Vouloir revenir aux valeurs anciennes est un combat d'arrière-garde. C'est fini ! La société a fait son choix. La société française du XXIe siècle, comme précédemment les sociétés des pays anglo-saxons et latins d'autres continents, a déjà compris qu'il fallait évoluer. Je veux bien que nous soyons petits à la surface du monde, mais nous ne saurions conserver les seules valeurs prévalant au tout début de l'AMP, bien que je les respecte parfaitement, puisque l'ignorance de l'époque permettait de douter de ce qu'il fallait faire.
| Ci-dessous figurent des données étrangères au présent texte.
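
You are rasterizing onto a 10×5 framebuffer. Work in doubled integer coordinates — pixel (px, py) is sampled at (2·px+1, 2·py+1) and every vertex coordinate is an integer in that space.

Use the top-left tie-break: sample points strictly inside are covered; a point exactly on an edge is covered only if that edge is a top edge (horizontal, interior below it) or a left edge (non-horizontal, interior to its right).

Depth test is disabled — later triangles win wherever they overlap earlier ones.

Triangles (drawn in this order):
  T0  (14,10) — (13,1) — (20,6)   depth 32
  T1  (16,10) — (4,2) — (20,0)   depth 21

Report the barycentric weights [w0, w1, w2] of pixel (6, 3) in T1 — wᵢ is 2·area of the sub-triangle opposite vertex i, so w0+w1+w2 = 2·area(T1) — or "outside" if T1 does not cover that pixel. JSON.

T0:
  2·area = 58
  edge (14, 10)→(13, 1): d=(-1,-9) top-left  bias=+0
  edge (13, 1)→(20, 6): d=(7,5) right/bottom  bias=-1
  edge (20, 6)→(14, 10): d=(-6,4) right/bottom  bias=-1
    (6,0)@(13, 1): e=[0,0,58] → .  [on edge]
    (7,1)@(15, 3): e=[16,4,38] → X
    (8,1)@(17, 3): e=[34,-6,30] → .
    (7,2)@(15, 5): e=[14,18,26] → X
    (8,2)@(17, 5): e=[32,8,18] → X
    (9,2)@(19, 5): e=[50,-2,10] → .
    (7,3)@(15, 7): e=[12,32,14] → X
    (9,3)@(19, 7): e=[48,12,-2] → .
    (7,4)@(15, 9): e=[10,46,2] → X
    (8,4)@(17, 9): e=[28,36,-6] → .
  covered (6 px):
    . . . . . . . . . .
    . . . . . . . X . .
    . . . . . . . X X .
    . . . . . . . X X .
    . . . . . . . X . .
T1:
  2·area = 152
  edge (16, 10)→(4, 2): d=(-12,-8) top-left  bias=+0
  edge (4, 2)→(20, 0): d=(16,-2) top-left  bias=+0
  edge (20, 0)→(16, 10): d=(-4,10) right/bottom  bias=-1
    (6,0)@(13, 1): e=[84,2,66] → X
    (7,0)@(15, 1): e=[100,6,46] → X
    (8,0)@(17, 1): e=[116,10,26] → X
    (9,0)@(19, 1): e=[132,14,6] → X
    (3,1)@(7, 3): e=[12,22,118] → X
    (4,1)@(9, 3): e=[28,26,98] → X
    (5,1)@(11, 3): e=[44,30,78] → X
    (9,1)@(19, 3): e=[108,46,-2] → .
    (3,2)@(7, 5): e=[-12,54,110] → .
    (4,2)@(9, 5): e=[4,58,90] → X
    (9,2)@(19, 5): e=[84,78,-10] → .
    (4,3)@(9, 7): e=[-20,90,82] → .
  covered (19 px):
    . . . . . . X X X X
    . . . X X X X X X .
    . . . . X X X X X .
    . . . . . . X X X .
    . . . . . . . X . .

Result: [98,42,12]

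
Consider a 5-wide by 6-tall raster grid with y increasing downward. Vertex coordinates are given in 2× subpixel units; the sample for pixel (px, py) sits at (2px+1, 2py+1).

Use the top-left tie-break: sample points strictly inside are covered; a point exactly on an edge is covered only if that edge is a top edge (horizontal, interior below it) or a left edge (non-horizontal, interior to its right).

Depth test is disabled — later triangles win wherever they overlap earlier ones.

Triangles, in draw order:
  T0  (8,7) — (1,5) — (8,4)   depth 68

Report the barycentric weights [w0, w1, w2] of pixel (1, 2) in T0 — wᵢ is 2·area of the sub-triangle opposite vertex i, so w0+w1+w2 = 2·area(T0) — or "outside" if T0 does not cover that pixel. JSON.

T0:
  2·area = 21
  edge (8, 7)→(1, 5): d=(-7,-2) top-left  bias=+0
  edge (1, 5)→(8, 4): d=(7,-1) top-left  bias=+0
  edge (8, 4)→(8, 7): d=(0,3) right/bottom  bias=-1
    (0,2)@(1, 5): e=[0,0,21] → X  [on edge]
    (1,2)@(3, 5): e=[4,2,15] → X
    (2,2)@(5, 5): e=[8,4,9] → X
    (3,2)@(7, 5): e=[12,6,3] → X
    (4,2)@(9, 5): e=[16,8,-3] → .
    (0,3)@(1, 7): e=[-14,14,21] → .
    (1,3)@(3, 7): e=[-10,16,15] → .
    (2,3)@(5, 7): e=[-6,18,9] → .
    (3,3)@(7, 7): e=[-2,20,3] → .
  covered (4 px):
    . . . . .
    . . . . .
    X X X X .
    . . . . .
    . . . . .
    . . . . .

Result: [2,15,4]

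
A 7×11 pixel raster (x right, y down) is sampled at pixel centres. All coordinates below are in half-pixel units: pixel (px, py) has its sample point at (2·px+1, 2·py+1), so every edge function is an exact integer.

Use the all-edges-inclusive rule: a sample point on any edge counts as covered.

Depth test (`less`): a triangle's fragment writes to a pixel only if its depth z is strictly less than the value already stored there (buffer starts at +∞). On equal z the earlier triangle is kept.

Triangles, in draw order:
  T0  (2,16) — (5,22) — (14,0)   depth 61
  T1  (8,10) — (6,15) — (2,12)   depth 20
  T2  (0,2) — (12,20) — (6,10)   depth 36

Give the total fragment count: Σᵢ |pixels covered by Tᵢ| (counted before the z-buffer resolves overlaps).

T0:
  2·area = 120  (B↔C swapped to make it positive)
  edge (2, 16)→(14, 0): d=(12,-16) inclusive
  edge (14, 0)→(5, 22): d=(-9,22) inclusive
  edge (5, 22)→(2, 16): d=(-3,-6) inclusive
    (5,2)@(11, 5): e=[12,21,87] → #
    (6,2)@(13, 5): e=[44,-23,99] → ·
    (4,3)@(9, 7): e=[4,47,69] → #
    (6,3)@(13, 7): e=[68,-41,93] → ·
    (4,4)@(9, 9): e=[28,29,63] → #
    (5,4)@(11, 9): e=[60,-15,75] → ·
    (3,5)@(7, 11): e=[20,55,45] → #
    (5,5)@(11, 11): e=[84,-33,69] → ·
    (2,6)@(5, 13): e=[12,81,27] → #
    (4,6)@(9, 13): e=[76,-7,51] → ·
    (1,7)@(3, 15): e=[4,107,9] → #
    (4,7)@(9, 15): e=[100,-25,45] → ·
  covered (16 px):
    · · · · · · ·
    · · · · · · ·
    · · · · · # ·
    · · · · # # ·
    · · · · # · ·
    · · · # # · ·
    · · # # · · ·
    · # # # · · ·
    · # # # · · ·
    · · # · · · ·
    · · # · · · ·
T1:
  2·area = 26
  edge (8, 10)→(6, 15): d=(-2,5) inclusive
  edge (6, 15)→(2, 12): d=(-4,-3) inclusive
  edge (2, 12)→(8, 10): d=(6,-2) inclusive
    (5,4)@(11, 9): e=[-13,39,0] → ·  [on edge]
    (2,5)@(5, 11): e=[13,13,0] → #  [on edge]
    (3,5)@(7, 11): e=[3,19,4] → #
    (4,5)@(9, 11): e=[-7,25,8] → ·
    (2,6)@(5, 13): e=[9,5,12] → #
    (3,6)@(7, 13): e=[-1,11,16] → ·
    (2,7)@(5, 15): e=[5,-3,24] → ·
  covered (3 px):
    · · · · · · ·
    · · · · · · ·
    · · · · · · ·
    · · · · · · ·
    · · · · · · ·
    · · # # · · ·
    · · # · · · ·
    · · · · · · ·
    · · · · · · ·
    · · · · · · ·
    · · · · · · ·
T2:
  2·area = 12  (B↔C swapped to make it positive)
  edge (0, 2)→(6, 10): d=(6,8) inclusive
  edge (6, 10)→(12, 20): d=(6,10) inclusive
  edge (12, 20)→(0, 2): d=(-12,-18) inclusive
    (1,2)@(3, 5): e=[-6,0,18] → ·  [on edge]
    (2,4)@(5, 9): e=[2,4,6] → #
    (3,4)@(7, 9): e=[-14,-16,42] → ·
    (2,5)@(5, 11): e=[14,16,-18] → ·
    (4,7)@(9, 15): e=[6,0,6] → #  [on edge]
    (5,7)@(11, 15): e=[-10,-20,42] → ·
    (4,8)@(9, 17): e=[18,12,-18] → ·
  covered (2 px):
    · · · · · · ·
    · · · · · · ·
    · · · · · · ·
    · · · · · · ·
    · · # · · · ·
    · · · · · · ·
    · · · · · · ·
    · · · · # · ·
    · · · · · · ·
    · · · · · · ·
    · · · · · · ·

Final: 21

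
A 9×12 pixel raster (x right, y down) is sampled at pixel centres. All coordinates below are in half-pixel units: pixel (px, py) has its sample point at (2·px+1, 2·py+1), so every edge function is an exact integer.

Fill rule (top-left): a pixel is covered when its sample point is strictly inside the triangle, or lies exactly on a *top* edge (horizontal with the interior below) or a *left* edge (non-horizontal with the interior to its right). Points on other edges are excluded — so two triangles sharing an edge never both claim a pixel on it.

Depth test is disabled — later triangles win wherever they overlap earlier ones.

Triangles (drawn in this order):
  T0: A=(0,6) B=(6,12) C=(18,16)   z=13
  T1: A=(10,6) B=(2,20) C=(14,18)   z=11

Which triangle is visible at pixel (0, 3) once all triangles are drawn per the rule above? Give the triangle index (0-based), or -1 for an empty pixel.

T0:
  2·area = 48  (B↔C swapped to make it positive)
  edge (0, 6)→(18, 16): d=(18,10) right/bottom  bias=-1
  edge (18, 16)→(6, 12): d=(-12,-4) top-left  bias=+0
  edge (6, 12)→(0, 6): d=(-6,-6) top-left  bias=+0
    (0,3)@(1, 7): e=[8,40,0] → #  [on edge]
    (1,3)@(3, 7): e=[-12,48,12] → ·
    (0,4)@(1, 9): e=[44,16,-12] → ·
    (1,4)@(3, 9): e=[24,24,0] → #  [on edge]
    (2,4)@(5, 9): e=[4,32,12] → #
    (3,4)@(7, 9): e=[-16,40,24] → ·
    (1,5)@(3, 11): e=[60,0,-12] → ·  [on edge]
    (2,5)@(5, 11): e=[40,8,0] → #  [on edge]
    (3,5)@(7, 11): e=[20,16,12] → #
    (4,5)@(9, 11): e=[0,24,24] → ·  [on edge]
    (2,6)@(5, 13): e=[76,-16,-12] → ·
    (3,6)@(7, 13): e=[56,-8,0] → ·  [on edge]
    (4,6)@(9, 13): e=[36,0,12] → #  [on edge]
    (4,7)@(9, 15): e=[72,-24,0] → ·  [on edge]
    (7,7)@(15, 15): e=[12,0,36] → #  [on edge]
    (5,8)@(11, 17): e=[88,-40,0] → ·  [on edge]
    (6,9)@(13, 19): e=[104,-56,0] → ·  [on edge]
    (7,10)@(15, 21): e=[120,-72,0] → ·  [on edge]
    (8,11)@(17, 23): e=[136,-88,0] → ·  [on edge]
  covered (8 px):
    · · · · · · · · ·
    · · · · · · · · ·
    · · · · · · · · ·
    # · · · · · · · ·
    · # # · · · · · ·
    · · # # · · · · ·
    · · · · # # · · ·
    · · · · · · · # ·
    · · · · · · · · ·
    · · · · · · · · ·
    · · · · · · · · ·
    · · · · · · · · ·
T1:
  2·area = 152  (B↔C swapped to make it positive)
  edge (10, 6)→(14, 18): d=(4,12) right/bottom  bias=-1
  edge (14, 18)→(2, 20): d=(-12,2) right/bottom  bias=-1
  edge (2, 20)→(10, 6): d=(8,-14) top-left  bias=+0
    (4,1)@(9, 3): e=[0,190,-38] → ·  [on edge]
    (4,4)@(9, 9): e=[24,118,10] → #
    (5,4)@(11, 9): e=[0,114,38] → ·  [on edge]
    (4,5)@(9, 11): e=[32,94,26] → #
    (5,5)@(11, 11): e=[8,90,54] → #
    (6,5)@(13, 11): e=[-16,86,82] → ·
    (3,6)@(7, 13): e=[64,74,14] → #
    (6,6)@(13, 13): e=[-8,62,98] → ·
    (2,7)@(5, 15): e=[96,54,2] → #
    (6,7)@(13, 15): e=[0,38,114] → ·  [on edge]
    (2,8)@(5, 17): e=[104,30,18] → #
    (6,8)@(13, 17): e=[8,14,130] → #
    (7,10)@(15, 21): e=[0,-38,190] → ·  [on edge]
  covered (18 px):
    · · · · · · · · ·
    · · · · · · · · ·
    · · · · · · · · ·
    · · · · · · · · ·
    · · · · # · · · ·
    · · · · # # · · ·
    · · · # # # · · ·
    · · # # # # · · ·
    · · # # # # # · ·
    · # # # · · · · ·
    · · · · · · · · ·
    · · · · · · · · ·

Z-buffer (winner per pixel, '.' = empty):
  . . . . . . . . .
  . . . . . . . . .
  . . . . . . . . .
  0 . . . . . . . .
  . 0 0 . 1 . . . .
  . . 0 0 1 1 . . .
  . . . 1 1 1 . . .
  . . 1 1 1 1 . 0 .
  . . 1 1 1 1 1 . .
  . 1 1 1 . . . . .
  . . . . . . . . .
  . . . . . . . . .

Final: 0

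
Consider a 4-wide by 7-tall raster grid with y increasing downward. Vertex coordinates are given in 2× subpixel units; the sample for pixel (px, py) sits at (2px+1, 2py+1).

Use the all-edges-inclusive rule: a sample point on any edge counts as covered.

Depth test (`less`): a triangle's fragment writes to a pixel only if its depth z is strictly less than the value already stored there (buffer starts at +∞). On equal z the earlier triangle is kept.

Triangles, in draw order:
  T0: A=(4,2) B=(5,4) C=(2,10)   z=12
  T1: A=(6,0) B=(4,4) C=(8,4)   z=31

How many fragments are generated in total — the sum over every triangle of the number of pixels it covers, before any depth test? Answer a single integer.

T0:
  2·area = 12
  edge (4, 2)→(5, 4): d=(1,2) inclusive
  edge (5, 4)→(2, 10): d=(-3,6) inclusive
  edge (2, 10)→(4, 2): d=(2,-8) inclusive
    (1,3)@(3, 7): e=[7,3,2] → X
    (2,3)@(5, 7): e=[3,-9,18] → .
    (1,4)@(3, 9): e=[9,-3,6] → .
  covered (1 px):
    . . . .
    . . . .
    . . . .
    . X . .
    . . . .
    . . . .
    . . . .
T1:
  2·area = 16  (B↔C swapped to make it positive)
  edge (6, 0)→(8, 4): d=(2,4) inclusive
  edge (8, 4)→(4, 4): d=(-4,0) inclusive
  edge (4, 4)→(6, 0): d=(2,-4) inclusive
    (2,1)@(5, 3): e=[10,4,2] → X
    (3,1)@(7, 3): e=[2,4,10] → X
    (2,2)@(5, 5): e=[14,-4,6] → .
    (3,2)@(7, 5): e=[6,-4,14] → .
  covered (2 px):
    . . . .
    . . X X
    . . . .
    . . . .
    . . . .
    . . . .
    . . . .

Answer: 3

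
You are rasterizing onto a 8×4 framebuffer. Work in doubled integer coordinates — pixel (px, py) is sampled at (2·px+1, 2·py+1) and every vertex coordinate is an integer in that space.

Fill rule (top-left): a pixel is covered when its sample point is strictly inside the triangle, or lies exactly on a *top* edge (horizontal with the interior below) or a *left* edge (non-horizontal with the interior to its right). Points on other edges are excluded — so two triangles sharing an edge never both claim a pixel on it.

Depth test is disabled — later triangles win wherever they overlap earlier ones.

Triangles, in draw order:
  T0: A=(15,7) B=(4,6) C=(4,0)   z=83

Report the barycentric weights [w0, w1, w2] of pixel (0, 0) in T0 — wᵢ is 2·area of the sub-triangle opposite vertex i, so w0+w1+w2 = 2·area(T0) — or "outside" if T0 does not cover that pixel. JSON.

T0:
  2·area = 66
  edge (15, 7)→(4, 6): d=(-11,-1) top-left  bias=+0
  edge (4, 6)→(4, 0): d=(0,-6) top-left  bias=+0
  edge (4, 0)→(15, 7): d=(11,7) right/bottom  bias=-1
    (2,0)@(5, 1): e=[56,6,4] → █
    (3,0)@(7, 1): e=[58,18,-10] → ·
    (2,1)@(5, 3): e=[34,6,26] → █
    (3,1)@(7, 3): e=[36,18,12] → █
    (4,1)@(9, 3): e=[38,30,-2] → ·
    (2,2)@(5, 5): e=[12,6,48] → █
    (4,2)@(9, 5): e=[16,30,20] → █
    (5,2)@(11, 5): e=[18,42,6] → █
    (6,2)@(13, 5): e=[20,54,-8] → ·
    (2,3)@(5, 7): e=[-10,6,70] → ·
    (3,3)@(7, 7): e=[-8,18,56] → ·
    (4,3)@(9, 7): e=[-6,30,42] → ·
    (7,3)@(15, 7): e=[0,66,0] → ·  [on edge]
  covered (7 px):
    · · █ · · · · ·
    · · █ █ · · · ·
    · · █ █ █ █ · ·
    · · · · · · · ·

Final: "outside"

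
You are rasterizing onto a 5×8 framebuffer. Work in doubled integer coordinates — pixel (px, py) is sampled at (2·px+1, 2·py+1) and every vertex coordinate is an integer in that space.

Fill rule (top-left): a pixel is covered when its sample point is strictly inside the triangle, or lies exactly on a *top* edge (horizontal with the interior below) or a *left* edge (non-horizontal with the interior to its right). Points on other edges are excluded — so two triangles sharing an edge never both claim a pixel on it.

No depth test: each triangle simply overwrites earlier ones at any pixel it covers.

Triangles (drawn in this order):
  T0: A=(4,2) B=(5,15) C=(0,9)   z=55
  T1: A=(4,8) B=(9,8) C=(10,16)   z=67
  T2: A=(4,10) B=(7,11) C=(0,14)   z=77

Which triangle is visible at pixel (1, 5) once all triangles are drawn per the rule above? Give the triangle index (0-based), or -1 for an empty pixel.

T0:
  2·area = 59
  edge (4, 2)→(5, 15): d=(1,13) right/bottom  bias=-1
  edge (5, 15)→(0, 9): d=(-5,-6) top-left  bias=+0
  edge (0, 9)→(4, 2): d=(4,-7) top-left  bias=+0
    (1,2)@(3, 5): e=[16,38,5] → █
    (2,2)@(5, 5): e=[-10,50,19] → ·
    (1,3)@(3, 7): e=[18,28,13] → █
    (2,3)@(5, 7): e=[-8,40,27] → ·
    (0,4)@(1, 9): e=[46,6,7] → █
    (2,4)@(5, 9): e=[-6,30,35] → ·
    (0,5)@(1, 11): e=[48,-4,15] → ·
    (1,5)@(3, 11): e=[22,8,29] → █
    (2,5)@(5, 11): e=[-4,20,43] → ·
    (1,6)@(3, 13): e=[24,-2,37] → ·
    (2,7)@(5, 15): e=[0,0,59] → ·  [on edge]
  covered (5 px):
    · · · · ·
    · · · · ·
    · █ · · ·
    · █ · · ·
    █ █ · · ·
    · █ · · ·
    · · · · ·
    · · · · ·
T1:
  2·area = 40
  edge (4, 8)→(9, 8): d=(5,0) top-left  bias=+0
  edge (9, 8)→(10, 16): d=(1,8) right/bottom  bias=-1
  edge (10, 16)→(4, 8): d=(-6,-8) top-left  bias=+0
    (2,4)@(5, 9): e=[5,33,2] → █
    (3,4)@(7, 9): e=[5,17,18] → █
    (4,4)@(9, 9): e=[5,1,34] → █
    (2,5)@(5, 11): e=[15,35,-10] → ·
    (3,5)@(7, 11): e=[15,19,6] → █
    (3,6)@(7, 13): e=[25,21,-6] → ·
    (4,6)@(9, 13): e=[25,5,10] → █
    (4,7)@(9, 15): e=[35,7,-2] → ·
  covered (6 px):
    · · · · ·
    · · · · ·
    · · · · ·
    · · · · ·
    · · █ █ █
    · · · █ █
    · · · · █
    · · · · ·
T2:
  2·area = 16
  edge (4, 10)→(7, 11): d=(3,1) right/bottom  bias=-1
  edge (7, 11)→(0, 14): d=(-7,3) right/bottom  bias=-1
  edge (0, 14)→(4, 10): d=(4,-4) top-left  bias=+0
    (4,2)@(9, 5): e=[-20,36,0] → ·  [on edge]
    (3,3)@(7, 7): e=[-12,28,0] → ·  [on edge]
    (0,4)@(1, 9): e=[0,32,-16] → ·  [on edge]
    (2,4)@(5, 9): e=[-4,20,0] → ·  [on edge]
    (1,5)@(3, 11): e=[4,12,0] → █  [on edge]
    (2,5)@(5, 11): e=[2,6,8] → █
    (3,5)@(7, 11): e=[0,0,16] → ·  [on edge]
    (0,6)@(1, 13): e=[12,4,0] → █  [on edge]
    (1,6)@(3, 13): e=[10,-2,8] → ·
    (2,6)@(5, 13): e=[8,-8,16] → ·
    (0,7)@(1, 15): e=[18,-10,8] → ·
  covered (3 px):
    · · · · ·
    · · · · ·
    · · · · ·
    · · · · ·
    · · · · ·
    · █ █ · ·
    █ · · · ·
    · · · · ·

Z-buffer (winner per pixel, '.' = empty):
  . . . . .
  . . . . .
  . 0 . . .
  . 0 . . .
  0 0 1 1 1
  . 2 2 1 1
  2 . . . 1
  . . . . .

Result: 2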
D'une façon concrète et pragmatique, peut-on, aujourd'hui, ne plus rediscuter cette question et ne pas se demander comment faire, à partir du moment où l'on considère qu'un certain nombre d'informations doivent être accessibles à ces enfants car elles sont nécessaires à leur développement ? On ne construit pas une vie sur le mensonge. Comme dit le poète : un arbre ne s'élève pas vers le ciel sans racines profondes. Les humains aussi ont besoin de connaître leurs origines pour s'épanouir. J'entends qu'on critique les méthodes des autres pays, en particulier l'Amérique. On constate pourtant que le niveau d'épanouissement du jeune devenu adulte est plus élevé dans les pays qui prônent la vérité. Nous devons donc nous remettre en question. Être fiers de nos valeurs et de l'humanisme à la française ne signifie pas que l'on doive camper sur des idées héritées du XXe siècle.

Il y a beaucoup trop de secret. Il n'est pas acceptable que la majorité des enfants conçus avec un tiers donneur l'ignorent. Ils sont contraints de faire des tests ADN dans d'étranges conditions pour découvrir qui sont leurs demi-frères et demi-soeurs. Nous devons donc avancer. Mais comment ? Quelles informations leur fournir ? Comment faire pour que cela se passe sereinement ?

L'un d'entre vous a estimé que la connaissance des origines encouragera le recours au marché privé. Je ne vois pas le lien entre les deux. En France, les dons, qu'il s'agisse du sang, du sperme, des organes, de la moelle osseuse ou du sang du cordon, sont gratuits et en dehors du secteur privé. Nous pouvons nous protéger contre une dérive commerciale. Des pays ont dérivé, non à cause de cela mais parce qu'ils ont une autre conception de la nôtre de l'implication du secteur public pour préserver certaines valeurs.

Nous nous interrogeons sur les dons faits antérieurement. Les donneurs ont fourni des indications en matière d'anonymat. Ils ne sont pas tous arc-boutés sur celles-ci, mais il faut les interroger. Certes, il ne peut y avoir d'application rétroactive de la loi. Il faut donc les contacter pour leur demander s'ils accepteraient, comme les nouveaux donneurs, de transmettre quelques informations. Les CECOS disent que la plupart d'entre eux sont introuvables. Pourtant, la loi prévoit la conservation des éléments relatifs aux donneurs durant quarante ans. Ils invoquent le manque de moyens. Il faut donc leur donner les moyens de réaliser les recherches et d'envoyer des courriers. Il est important de retrouver des personnes qui ont donné il y a vingt ou trente ans. Si, dans l'intervalle, ils ont subi une maladie génétique à révélation tardive, les enfants doivent en être informés. Si un homme porteur d'une maladie génétique qui se déclare à l'âge adulte a donné il y a vingt ans du sperme qui a été utilisé il y a dix ans, l'enfant, qui a aujourd'hui dix ans, doit le savoir, notamment si un traitement précoce est recommandé et pour qu'on n'utilise plus les paillettes stockées. Comment, pour les dons antérieurs, évoluer positivement tout en respectant les engagements pris ?

Que faire pour l'accouchement sous X ? Quand les enfants de demain, nés de PMA avec tiers donneur, auront accès à des informations sur leurs origines, les enfants nés d'accouchement sous X diront : pourquoi pas nous ? Il existera une inégalité de traitement. Il est possible que, dix ou vingt ans plus tard, des femmes veuillent contacter leur enfant, parce que les difficultés qui les avaient amenées à accoucher sous X se seront dissipées et qu'elles auront recouvré un mode de vie stable, propice à renouer avec leurs enfants.